All Ecotopian doctors receive what we would call psychiatric training, though psychology and psychiatry no longer constitute separate fields. My doctor, thus, paid considerable attention to my psychic state as well as to my medical injuries. It is claimed that mental illness has shown a decline since Independence, but it would be extremely difficult to evaluate such claims because of the drastically altered circumstances. I can confirm, however, that Ecotopian streets are not enlivened by the numerous and obvious crazies we are familiar with in our cities. On the other hand, the security and confidence achieved by the Ecotopians with their dense, highly personalized style of neighborhood and extended-family living are bought at a substantial price in anonymity and freedom. Ecotopians have the feeling, I was told by one doctor, of “never being alone.” The commonest psychiatric symptom for which people visit doctors, he told me, is having fantasies about solitude and about committing violent crimes. (It is a strange tribute to the ritual war games that it is mainly older people and women, who do not take part in the games, who are troubled by such violent impulses.) Some people find it helpful to take wilderness hiking trips by themselves, where they can be totally alone for weeks at a time. Still, it is doubtful if Ecotopians are happier than Americans. It seems likely that different ways of life always involve losses that balance the gains, and gains that balance the losses. Perhaps it is only that Ecotopians are happy, and miserable, in different ways from ourselves.
(June 15, later) Have just been given a message from the President’s assistant: they hope I recover satisfactorily. I am to let them know when I am back in action. Good news!
The doors in the thick masonry walls have been opened, and I can chat with my neighbor—a woman of 45 who almost lost an arm in a fishing-trawler winch accident. Her nurse is a debonair man, maybe 30, good at telling stories, and probably at other things too. Gets her to laugh a lot, anyway, sometimes with pleased blushes. I am now allowed to take short walks along the hill outside. We see other patients, generally (though not always) with opposite-sex nurses. Remarked to Linda that their intimate methods of treatment could sometimes pose problems for the nurses. She was irritated by my attitude. “First,” she said, “every treatment is unique. Second, there is something in every person to value and love” (here she smiled) “even in a dumb chauvinist ugly American bastard like you.

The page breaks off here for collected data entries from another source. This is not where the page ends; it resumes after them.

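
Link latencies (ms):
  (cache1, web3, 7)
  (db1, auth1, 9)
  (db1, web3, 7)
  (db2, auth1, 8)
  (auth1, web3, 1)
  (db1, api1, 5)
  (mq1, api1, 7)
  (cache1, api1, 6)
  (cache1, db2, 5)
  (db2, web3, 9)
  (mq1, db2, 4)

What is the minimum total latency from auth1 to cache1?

8

A few of the auth1→cache1 routes:
auth1→web3→db2→cache1: 1 + 9 + 5 = 15
auth1→web3→db1→api1→cache1: 1 + 7 + 5 + 6 = 19
auth1→db2→cache1: 8 + 5 = 13
auth1→web3→cache1: 1 + 7 = 8
Best route has total 8 ms.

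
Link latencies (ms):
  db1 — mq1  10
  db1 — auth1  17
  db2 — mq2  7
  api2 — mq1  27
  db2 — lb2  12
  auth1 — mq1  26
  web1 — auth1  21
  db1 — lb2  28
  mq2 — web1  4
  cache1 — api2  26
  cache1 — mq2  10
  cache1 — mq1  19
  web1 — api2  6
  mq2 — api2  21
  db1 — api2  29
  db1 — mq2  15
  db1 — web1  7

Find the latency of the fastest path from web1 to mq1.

17

Some routes from web1 to mq1:
web1 → mq2 → cache1 → mq1: 4 + 10 + 19 = 33
web1 → api2 → mq1: 6 + 27 = 33
web1 → db1 → mq1: 7 + 10 = 17
web1 → mq2 → db1 → mq1: 4 + 15 + 10 = 29
Shortest: 17 ms.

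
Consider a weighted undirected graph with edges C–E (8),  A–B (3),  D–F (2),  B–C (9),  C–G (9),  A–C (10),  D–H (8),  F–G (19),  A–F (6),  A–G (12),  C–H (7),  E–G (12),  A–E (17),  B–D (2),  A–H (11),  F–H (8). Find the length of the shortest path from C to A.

10

Some routes from C to A:
C-B-A: 9 + 3 = 12
C-A: 10
C-H-A: 7 + 11 = 18
Shortest: 10.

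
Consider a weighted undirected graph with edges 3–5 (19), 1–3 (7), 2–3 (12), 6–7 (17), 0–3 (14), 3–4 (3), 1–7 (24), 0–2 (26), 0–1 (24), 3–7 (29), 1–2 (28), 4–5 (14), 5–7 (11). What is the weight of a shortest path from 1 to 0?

21

Some routes from 1 to 0:
1 - 3 - 0: 7 + 14 = 21
1 - 0: 24
1 - 2 - 0: 28 + 26 = 54
1 - 3 - 2 - 0: 7 + 12 + 26 = 45
The minimum is 21.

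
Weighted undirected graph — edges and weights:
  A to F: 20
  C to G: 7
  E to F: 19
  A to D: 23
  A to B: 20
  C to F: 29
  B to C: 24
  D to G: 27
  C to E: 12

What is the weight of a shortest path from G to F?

36

Some routes from G to F:
G - C - E - F: 7 + 12 + 19 = 38
G - C - F: 7 + 29 = 36
G - D - A - B - C - F: 27 + 23 + 20 + 24 + 29 = 123
G - C - B - A - F: 7 + 24 + 20 + 20 = 71
G - D - A - F: 27 + 23 + 20 = 70
Best route has total 36.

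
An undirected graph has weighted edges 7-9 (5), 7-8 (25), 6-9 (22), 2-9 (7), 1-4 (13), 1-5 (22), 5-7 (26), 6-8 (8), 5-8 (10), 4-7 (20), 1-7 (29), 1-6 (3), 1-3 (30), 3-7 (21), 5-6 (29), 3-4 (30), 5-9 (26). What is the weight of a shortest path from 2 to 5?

Some routes from 2 to 5:
2-9-6-8-5: 7 + 22 + 8 + 10 = 47
2-9-7-5: 7 + 5 + 26 = 38
2-9-7-8-5: 7 + 5 + 25 + 10 = 47
2-9-6-1-5: 7 + 22 + 3 + 22 = 54
2-9-5: 7 + 26 = 33
Shortest: 33.

33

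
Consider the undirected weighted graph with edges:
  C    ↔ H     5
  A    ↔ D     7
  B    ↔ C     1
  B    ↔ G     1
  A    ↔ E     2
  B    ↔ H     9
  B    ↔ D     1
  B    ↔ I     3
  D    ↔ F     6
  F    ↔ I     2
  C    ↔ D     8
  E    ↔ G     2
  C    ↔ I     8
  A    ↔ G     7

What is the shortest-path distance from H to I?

9

Checking several routes:
H - C - B - D - F - I: 5 + 1 + 1 + 6 + 2 = 15
H - C - I: 5 + 8 = 13
H - B - I: 9 + 3 = 12
H - C - D - B - I: 5 + 8 + 1 + 3 = 17
H - C - B - I: 5 + 1 + 3 = 9
The minimum is 9.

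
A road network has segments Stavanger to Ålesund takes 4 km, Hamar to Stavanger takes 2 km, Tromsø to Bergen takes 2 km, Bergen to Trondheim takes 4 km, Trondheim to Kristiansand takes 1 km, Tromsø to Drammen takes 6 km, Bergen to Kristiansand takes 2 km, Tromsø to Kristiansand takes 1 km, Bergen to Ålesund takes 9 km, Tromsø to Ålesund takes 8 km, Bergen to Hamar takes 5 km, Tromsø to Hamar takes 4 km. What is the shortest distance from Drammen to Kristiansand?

Comparing a few candidate routes:
Drammen-Tromsø-Bergen-Kristiansand: 6 + 2 + 2 = 10
Drammen-Tromsø-Bergen-Trondheim-Kristiansand: 6 + 2 + 4 + 1 = 13
Drammen-Tromsø-Kristiansand: 6 + 1 = 7
Drammen-Tromsø-Hamar-Bergen-Kristiansand: 6 + 4 + 5 + 2 = 17
The minimum is 7 km.

7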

Third, nurses are also persons, and we have control of what we do or don’t do. Do you think I’m your slave or something?” She made a face, cuffed me on the shoulder, took me back inside. I’m afraid she was right. My culture has inflicted many handicaps along with its blessings.
Have been reading some Ecotopian novels. They exude a curious feeling of security, almost like 19th-century English novels: a sense, probably derived here from the stable-state notion, that the world is a decent and satisfactory place which will sustain us despite some difficulties. There are terrible dramatic incidents and psychologically harrowing events, of course, but none of the totally freaked out, nihilistic paranoia of our novels. At first the stories seemed puzzlingly vapid to me; I couldn’t figure out why anybody would find them interesting. How come they didn’t have that exciting nightmare quality? Some of them even have happy endings…. After a while, they seem more like life—okay to spend time with, reassuring. Come to think of it, Ecotopia itself is beginning to feel a good deal more reassuring: when I needed care, I was taken care of.